As you know, small ILECs are being transitioned by FCC edict to a Bill and Keep of terminating access revenue. By the end of 2019, under this ill-conceived plan, they will no longer be allowed to bill other carriers for terminating calls on their networks.
Back in 2011, the FCC adopted this methodology for traffic exchanged between IXCs (and other carriers) with ILECs, as part of a misguided effort to reduce what it considered arbitrage practices including “traffic pumping and phantom traffic.” The Commission also said in its CAF Executive Summary that the Bill and Keep framework “would encourage the deployment of IP-based networks and reduce artificial competitive distortions between wireline and wireless carriers.”
But what Bill and Keep for terminating traffic actually accomplishes is to arbitrarily take revenue away from some of the nation’s smallest carriers, and give an unfair advantage to some of the largest and most powerful.
Bill and Keep works relatively well when traffic is roughly equal between carriers.
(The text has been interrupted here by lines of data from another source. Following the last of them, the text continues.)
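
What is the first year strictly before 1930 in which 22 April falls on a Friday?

From one year to the next, a fixed date's weekday advances by 1, or by 2 when a Feb 29 lies between the two dates.
1930: April 22 is Tuesday.
1929: Monday (−1)
1928: Sunday (−1)
1927: Friday (−2)
22 April falls on a Friday in 1927.

1927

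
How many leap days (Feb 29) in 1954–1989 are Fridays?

1

Leap years in 1954–1989: 9 of them.
Feb 29 weekday advances by 5 (mod 7) from one leap year to the next four years later (or differs when a century non-leap intervenes).
Leap-day weekdays: 1956:Wed 1960:Mon 1964:Sat 1968:Thu 1972:Tue 1976:Sun 1980:Fri✓ 1984:Wed 1988:Mon
Friday: 1980 → 1.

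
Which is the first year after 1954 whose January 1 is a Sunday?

1956

Jan 1 advances by 2 weekdays after a leap year and by 1 after a common year.
1954: Jan 1 is Friday.
1955: Saturday
1956: Sunday (leap)
1956 begins on a Sunday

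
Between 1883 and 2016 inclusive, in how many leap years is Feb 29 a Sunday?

4

Leap years in 1883–2016: 33 of them.
Feb 29 weekday advances by 5 (mod 7) from one leap year to the next four years later (or differs when a century non-leap intervenes).
Leap-day weekdays: 1884:Fri 1888:Wed 1892:Mon 1896:Sat 1904:Mon 1908:Sat 1912:Thu 1916:Tue 1920:Sun✓ 1924:Fri 1928:Wed 1932:Mon 1936:Sat …(7 more)… 1968:Thu 1972:Tue 1976:Sun✓ 1980:Fri 1984:Wed 1988:Mon 1992:Sat 1996:Thu 2000:Tue 2004:Sun✓ 2008:Fri 2012:Wed 2016:Mon
Sunday: 1920, 1948, 1976, 2004 → 4.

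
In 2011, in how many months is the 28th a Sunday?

Check the 28th of each month of 2011: Jan 28: Fri, Feb 28: Mon, Mar 28: Mon, Apr 28: Thu, May 28: Sat, Jun 28: Tue, Jul 28: Thu, Aug 28: Sun, Sep 28: Wed, Oct 28: Fri, Nov 28: Mon, Dec 28: Wed.
Sunday occurs in August — 1 month.

1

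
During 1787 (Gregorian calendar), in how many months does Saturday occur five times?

4

A month of length L has five Saturdays iff its first Saturday is on day ≤ L−28 (so day 1–3 in a 31-day month, 1–2 in a 30-day month, day 1 in a leap February).
Checking each month of 1787: Jan starts Mon (31d); Feb starts Thu (28d); Mar starts Thu (31d) ✓; Apr starts Sun (30d); May starts Tue (31d); Jun starts Fri (30d) ✓; Jul starts Sun (31d); Aug starts Wed (31d); Sep starts Sat (30d) ✓; Oct starts Mon (31d); Nov starts Thu (30d); Dec starts Sat (31d) ✓.
Five-Saturday months: March, June, September, December → 4.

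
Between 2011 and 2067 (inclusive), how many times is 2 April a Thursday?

8

Track 2 April's weekday year by year (advancing +1, or +2 across a Feb 29):
  2011: Sat  2012: Mon (+2)  2013: Tue (+1)  2014: Wed (+1)  2015: Thu (+1) ✓
  2016: Sat (+2)  2017: Sun (+1)  2018: Mon (+1)  2019: Tue (+1)  2020: Thu (+2) ✓
  2021: Fri (+1)  2022: Sat (+1)  2023: Sun (+1)  2024: Tue (+2)  … (29 more years) …
  2054: Thu (+1) ✓  2055: Fri (+1)  2056: Sun (+2)  2057: Mon (+1)  2058: Tue (+1)
  2059: Wed (+1)  2060: Fri (+2)  2061: Sat (+1)  2062: Sun (+1)  2063: Mon (+1)
  2064: Wed (+2)  2065: Thu (+1) ✓  2066: Fri (+1)  2067: Sat (+1)
Thursday years: 2015, 2020, 2026, 2037, 2043, 2048, 2054, 2065 — 8 in total.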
It is fine when mutually agreed to by the parties, as part of voluntarily negotiated interconnection agreements.
But as ordered by the FCC, it functions very poorly because one group of carriers — generally the ILECs – can terminate far more traffic from IXCs and others than those entities terminate in return. In the case of such one-sided traffic, the FCC-mandated prohibition against billing the terminating carrier creates a revenue shortfall, to the great detriment of ILECs.
As implemented by the FCC, Bill and Keep is not an efficient, even-handed billing system for small, rural ILECs. Rather, it seems more like a punishment.